Cette virilité guerrière se manifeste avant tout par la mise en scène de la violence, avec bien sûr un retour à l’emblématique cadre du Colisée. Pas de surprise ici, c’est bien ce que l’on attend d’un tel film : du spectacle, des combats à la pelle, des morts violentes et des scènes épiques. Gladiator II ne déçoit pas sur ce terrain, en utilisant des effets spéciaux en CGI [NDLR: effets spéciaux numériques] au service de scènes de batailles brèves mais nombreuses. On y retrouve même une naumachie – une reconstitution d’une bataille navale – qui, bien qu’improbable dans le Colisée, demeure historiquement envisageable, dans la mesure où ce genre d’événement était organisé de manière exceptionnelle dans la Rome antique.
L’Antiquité fournit ainsi un cadre pratique et propice à l’expression de la virilité guerrière, en encourageant la débauche et le spectacle dans l’imaginaire collectif. Même un héros censé incarner des valeurs positives comme Lucius excelle dans l’arène et s’adonne à des actes d’une violence extrême (les têtes coupées volent assez régulièrement). Il n’y a pas un seul personnage important qui n’ait pas un glaive, un arc ou une arbalète à la main pendant le film. Même Lucilla, l’un des deux seuls personnages féminins, reprend à son compte la célèbre phrase (par ailleurs historiquement aberrante) « force et honneur » .Il est donc difficile de ne pas voir dans ce film une glorification de cette virilité guerrière, qui est en relative concordance avec la virtus romaine, qui insiste sur une vision de l’homme comme figure guerrière et musclée, où la violence et la force physique sont érigées en valeurs cardinales.
Le corps masculin, véritable miroir de virilité
Dans les néo-péplums des années 2000 et 2010, la nudité est presque omniprésente chez les héros. Bien qu’une certaine pudeur existait dans la Rome antique, le cinéma s’est autorisé quelques libertés, et Gladiator II ne fait pas exception. Si les personnages de haut rang social sont vêtus d’or et de soie, les gladiateurs ne sont représentés qu’au travers de leur chair. La caméra s’attarde sur leurs corps transpirants, en particulier celui de Paul Mescal, dont le personnage incarne cette “virilité guerrière” typique des films à l’antique.
Des hommes à moitié dénudés certes, mais surtout choisis pour leur corps athlétique. La quasi-totalité des personnages masculins partage un critère commun : leur musculature. Du dresseur d’esclaves au général Acacius, tous exhibent cette “cuirasse de muscles”, symbole du sportif romain. Ridley Scott accentue cette glorification du physique en montrant les gladiateurs s’entraînant à mains nues. Une scène marquante montre d’ailleurs Paul Mescal affrontant un babouin pour seule arme sa force brute. Seule exception à cette cascade musculaire, les frères tyranniques siégeant sur le trône.

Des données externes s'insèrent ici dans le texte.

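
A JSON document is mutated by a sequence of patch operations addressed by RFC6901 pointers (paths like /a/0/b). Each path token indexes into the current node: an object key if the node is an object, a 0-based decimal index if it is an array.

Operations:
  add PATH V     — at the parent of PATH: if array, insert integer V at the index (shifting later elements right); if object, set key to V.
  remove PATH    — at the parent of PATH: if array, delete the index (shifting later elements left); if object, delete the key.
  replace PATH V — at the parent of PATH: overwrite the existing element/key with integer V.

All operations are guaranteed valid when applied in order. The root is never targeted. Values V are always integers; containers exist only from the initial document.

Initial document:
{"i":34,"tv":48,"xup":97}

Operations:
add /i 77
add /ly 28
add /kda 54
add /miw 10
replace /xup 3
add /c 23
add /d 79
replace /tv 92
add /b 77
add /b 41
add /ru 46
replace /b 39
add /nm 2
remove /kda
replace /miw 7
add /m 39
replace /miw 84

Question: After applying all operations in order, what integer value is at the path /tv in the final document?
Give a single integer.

Answer: 92

Derivation:
After op 1 (add /i 77): {"i":77,"tv":48,"xup":97}
After op 2 (add /ly 28): {"i":77,"ly":28,"tv":48,"xup":97}
After op 3 (add /kda 54): {"i":77,"kda":54,"ly":28,"tv":48,"xup":97}
After op 4 (add /miw 10): {"i":77,"kda":54,"ly":28,"miw":10,"tv":48,"xup":97}
After op 5 (replace /xup 3): {"i":77,"kda":54,"ly":28,"miw":10,"tv":48,"xup":3}
After op 6 (add /c 23): {"c":23,"i":77,"kda":54,"ly":28,"miw":10,"tv":48,"xup":3}
After op 7 (add /d 79): {"c":23,"d":79,"i":77,"kda":54,"ly":28,"miw":10,"tv":48,"xup":3}
After op 8 (replace /tv 92): {"c":23,"d":79,"i":77,"kda":54,"ly":28,"miw":10,"tv":92,"xup":3}
After op 9 (add /b 77): {"b":77,"c":23,"d":79,"i":77,"kda":54,"ly":28,"miw":10,"tv":92,"xup":3}
After op 10 (add /b 41): {"b":41,"c":23,"d":79,"i":77,"kda":54,"ly":28,"miw":10,"tv":92,"xup":3}
After op 11 (add /ru 46): {"b":41,"c":23,"d":79,"i":77,"kda":54,"ly":28,"miw":10,"ru":46,"tv":92,"xup":3}
After op 12 (replace /b 39): {"b":39,"c":23,"d":79,"i":77,"kda":54,"ly":28,"miw":10,"ru":46,"tv":92,"xup":3}
After op 13 (add /nm 2): {"b":39,"c":23,"d":79,"i":77,"kda":54,"ly":28,"miw":10,"nm":2,"ru":46,"tv":92,"xup":3}
After op 14 (remove /kda): {"b":39,"c":23,"d":79,"i":77,"ly":28,"miw":10,"nm":2,"ru":46,"tv":92,"xup":3}
After op 15 (replace /miw 7): {"b":39,"c":23,"d":79,"i":77,"ly":28,"miw":7,"nm":2,"ru":46,"tv":92,"xup":3}
After op 16 (add /m 39): {"b":39,"c":23,"d":79,"i":77,"ly":28,"m":39,"miw":7,"nm":2,"ru":46,"tv":92,"xup":3}
After op 17 (replace /miw 84): {"b":39,"c":23,"d":79,"i":77,"ly":28,"m":39,"miw":84,"nm":2,"ru":46,"tv":92,"xup":3}
Value at /tv: 92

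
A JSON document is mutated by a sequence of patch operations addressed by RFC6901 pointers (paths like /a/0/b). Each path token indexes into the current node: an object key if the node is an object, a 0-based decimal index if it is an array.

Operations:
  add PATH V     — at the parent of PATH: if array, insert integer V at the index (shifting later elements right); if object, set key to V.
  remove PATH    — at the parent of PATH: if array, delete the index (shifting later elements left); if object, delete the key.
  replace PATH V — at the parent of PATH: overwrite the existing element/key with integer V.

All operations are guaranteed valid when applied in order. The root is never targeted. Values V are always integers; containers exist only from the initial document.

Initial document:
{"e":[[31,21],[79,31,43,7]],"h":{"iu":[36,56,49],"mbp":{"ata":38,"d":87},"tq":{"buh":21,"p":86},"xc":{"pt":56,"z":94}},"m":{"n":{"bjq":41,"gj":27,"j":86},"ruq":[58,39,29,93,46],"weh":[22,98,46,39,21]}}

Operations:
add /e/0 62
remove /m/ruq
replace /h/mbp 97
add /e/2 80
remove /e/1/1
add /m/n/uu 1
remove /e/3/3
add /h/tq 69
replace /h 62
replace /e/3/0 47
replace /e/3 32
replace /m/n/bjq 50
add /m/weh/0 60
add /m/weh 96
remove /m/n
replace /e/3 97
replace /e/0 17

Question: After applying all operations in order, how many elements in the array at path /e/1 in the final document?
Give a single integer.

Answer: 1

Derivation:
After op 1 (add /e/0 62): {"e":[62,[31,21],[79,31,43,7]],"h":{"iu":[36,56,49],"mbp":{"ata":38,"d":87},"tq":{"buh":21,"p":86},"xc":{"pt":56,"z":94}},"m":{"n":{"bjq":41,"gj":27,"j":86},"ruq":[58,39,29,93,46],"weh":[22,98,46,39,21]}}
After op 2 (remove /m/ruq): {"e":[62,[31,21],[79,31,43,7]],"h":{"iu":[36,56,49],"mbp":{"ata":38,"d":87},"tq":{"buh":21,"p":86},"xc":{"pt":56,"z":94}},"m":{"n":{"bjq":41,"gj":27,"j":86},"weh":[22,98,46,39,21]}}
After op 3 (replace /h/mbp 97): {"e":[62,[31,21],[79,31,43,7]],"h":{"iu":[36,56,49],"mbp":97,"tq":{"buh":21,"p":86},"xc":{"pt":56,"z":94}},"m":{"n":{"bjq":41,"gj":27,"j":86},"weh":[22,98,46,39,21]}}
After op 4 (add /e/2 80): {"e":[62,[31,21],80,[79,31,43,7]],"h":{"iu":[36,56,49],"mbp":97,"tq":{"buh":21,"p":86},"xc":{"pt":56,"z":94}},"m":{"n":{"bjq":41,"gj":27,"j":86},"weh":[22,98,46,39,21]}}
After op 5 (remove /e/1/1): {"e":[62,[31],80,[79,31,43,7]],"h":{"iu":[36,56,49],"mbp":97,"tq":{"buh":21,"p":86},"xc":{"pt":56,"z":94}},"m":{"n":{"bjq":41,"gj":27,"j":86},"weh":[22,98,46,39,21]}}
After op 6 (add /m/n/uu 1): {"e":[62,[31],80,[79,31,43,7]],"h":{"iu":[36,56,49],"mbp":97,"tq":{"buh":21,"p":86},"xc":{"pt":56,"z":94}},"m":{"n":{"bjq":41,"gj":27,"j":86,"uu":1},"weh":[22,98,46,39,21]}}
After op 7 (remove /e/3/3): {"e":[62,[31],80,[79,31,43]],"h":{"iu":[36,56,49],"mbp":97,"tq":{"buh":21,"p":86},"xc":{"pt":56,"z":94}},"m":{"n":{"bjq":41,"gj":27,"j":86,"uu":1},"weh":[22,98,46,39,21]}}
After op 8 (add /h/tq 69): {"e":[62,[31],80,[79,31,43]],"h":{"iu":[36,56,49],"mbp":97,"tq":69,"xc":{"pt":56,"z":94}},"m":{"n":{"bjq":41,"gj":27,"j":86,"uu":1},"weh":[22,98,46,39,21]}}
After op 9 (replace /h 62): {"e":[62,[31],80,[79,31,43]],"h":62,"m":{"n":{"bjq":41,"gj":27,"j":86,"uu":1},"weh":[22,98,46,39,21]}}
After op 10 (replace /e/3/0 47): {"e":[62,[31],80,[47,31,43]],"h":62,"m":{"n":{"bjq":41,"gj":27,"j":86,"uu":1},"weh":[22,98,46,39,21]}}
After op 11 (replace /e/3 32): {"e":[62,[31],80,32],"h":62,"m":{"n":{"bjq":41,"gj":27,"j":86,"uu":1},"weh":[22,98,46,39,21]}}
After op 12 (replace /m/n/bjq 50): {"e":[62,[31],80,32],"h":62,"m":{"n":{"bjq":50,"gj":27,"j":86,"uu":1},"weh":[22,98,46,39,21]}}
After op 13 (add /m/weh/0 60): {"e":[62,[31],80,32],"h":62,"m":{"n":{"bjq":50,"gj":27,"j":86,"uu":1},"weh":[60,22,98,46,39,21]}}
After op 14 (add /m/weh 96): {"e":[62,[31],80,32],"h":62,"m":{"n":{"bjq":50,"gj":27,"j":86,"uu":1},"weh":96}}
After op 15 (remove /m/n): {"e":[62,[31],80,32],"h":62,"m":{"weh":96}}
After op 16 (replace /e/3 97): {"e":[62,[31],80,97],"h":62,"m":{"weh":96}}
After op 17 (replace /e/0 17): {"e":[17,[31],80,97],"h":62,"m":{"weh":96}}
Size at path /e/1: 1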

Ces derniers incarnent tout le contraire de cette virilité : des êtres frêles, empreints d’une certaine lâcheté.
Mais atteindre cet idéal de virilité passe aussi par la souffrance. Dans les films à l’antique, l’humiliation et la douleur des héros deviennent des épreuves nécessaires à leur triomphe, et permettent de légitimer leur masculinité. Dans Gladiator II, après avoir défié son entraîneur, Lucius est contraint de ramer seul pendant des heures, au point de finir les mains en sang. On retrouve là un paradoxe intéressant chez le corps masculin, entre idéal de force athlétique et expérience du martyr.
Aucune entorse à la règle, donc, pour ce péplum qui aspire à renouer avec le succès de son prédécesseur sans réussir à s’en détacher. Comme dans beaucoup d’autres films du genre, Macrinus l’exprime bien, « la violence est un langage universel » – oserai-je ajouter masculin – qui parle aux spectateurs et spectatrices du Colisée comme à celles et ceux du cinéma.